Saturday's session effectively ends the matter since the party must, by the end of this month, inform the lieutenant governor's office and the Republican National Committee about how Utah Republicans plan to conduct their elections.
"This is a whole new ball game. We had no script and no previous experience," said party chairman Rob Bishop.
More moderate Republicans rejoiced at the idea that Utah's delegates would not be divided at the national convention and would carry more clout as a united group. But ultra conservatives warned that the move could open the door to policy stands and vice presidential running mates whose views are contrary to those of most Utahns on key issues such as abortion.
Bishop said the meeting was difficult for him because he has spent the past few weeks trying to broker a compromise that all party members could feel comfortable with, but that didn't work. He will spend some time mending fences with those who are unhappy with the outcome and urged all Republicans to focus on the big picture.
"Our goal is to make sure we are firmly on an 18-month election (schedule) for president and Congress and to maintain control in the state of Utah for the sake of the citizens," Bishop said.
Quoting the new president of Germany, Johannes Rau, Bishop said Utah Republicans would do well to consider Rau's slogans which are: "Reconcile rather than divide" and "Unite and create policy."
"I'm glad of the vote," said U.S. Rep. Merrill Cook, R-Utah. "Given Utah's small size, we've empowered our presidential delegates with the decision today.
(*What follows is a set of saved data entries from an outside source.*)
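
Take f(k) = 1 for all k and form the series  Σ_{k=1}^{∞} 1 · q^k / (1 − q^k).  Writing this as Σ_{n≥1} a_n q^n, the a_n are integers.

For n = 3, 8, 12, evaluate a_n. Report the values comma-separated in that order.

2, 4, 6

d|3:{1,3}  Σf=1+1=2
d|8:{1,2,4,8}  Σf=1+1+1+1=4
q^12  k|12↦f(k): 12:1 6:1 4:1 3:1 2:1 1:1  a_12=6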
The 29 delegates Utah will send will have a bit more power because of this and that will benefit (U.S. Sen.) Orrin Hatch (R-Utah) or (Texas Gov.) George W. Bush."
Another Republican from Washington County agreed. "We have worked very hard to get a voice for ourselves in national politics and proportioning votes will dilute it," said Steve Urkehart. "If we divide our votes, we don't have a voice in national politics."
Other speakers said that if Utah had a bloc of 29 delegates and an early primary, candidates would be forced to come here and pay attention to Utah issues as well as remember Utah once in office.
However, Gayle Ruzicka, president of the Eagle Forum, disliked the winner-take-all approach because delegates to national conventions go there bound by the vote of the people they represent.
"If it's winner-take-all, how representative is that?" she asked.
She also said that conventions are chock full of wheeling and dealing and that there is more at stake that just the selection of a presidential candidate. People must remember that platform positions are carved out and vice presidential candidates also are chosen -- often at the last minute, at the convention. It's possible that these could include views that would be at odds with those held by most Utahns, she said.
"We may not want to cast all 29 of our votes for a pro-abortion candidate," Ruzicka said.
In other business, the committee voted to allow all registered Republicans and unaffiliated voters requesting a Republican ballot to vote in the Republican presidential primary.
Opponents said Democrats could "sabotage" Republican elections by being able to participate. One compromise proposal suggested that anyone could vote in the Republican election, but only the votes of registered Republicans would be counted.
However, State Rep. John Swallow, R-Sandy, disagreed with that idea. "We're the party of inclusiveness. We don't want to exclude voters who might vote Republican," Swallow said. "We want to be known as the party with welcome arms for anyone who wants to vote for our candidate."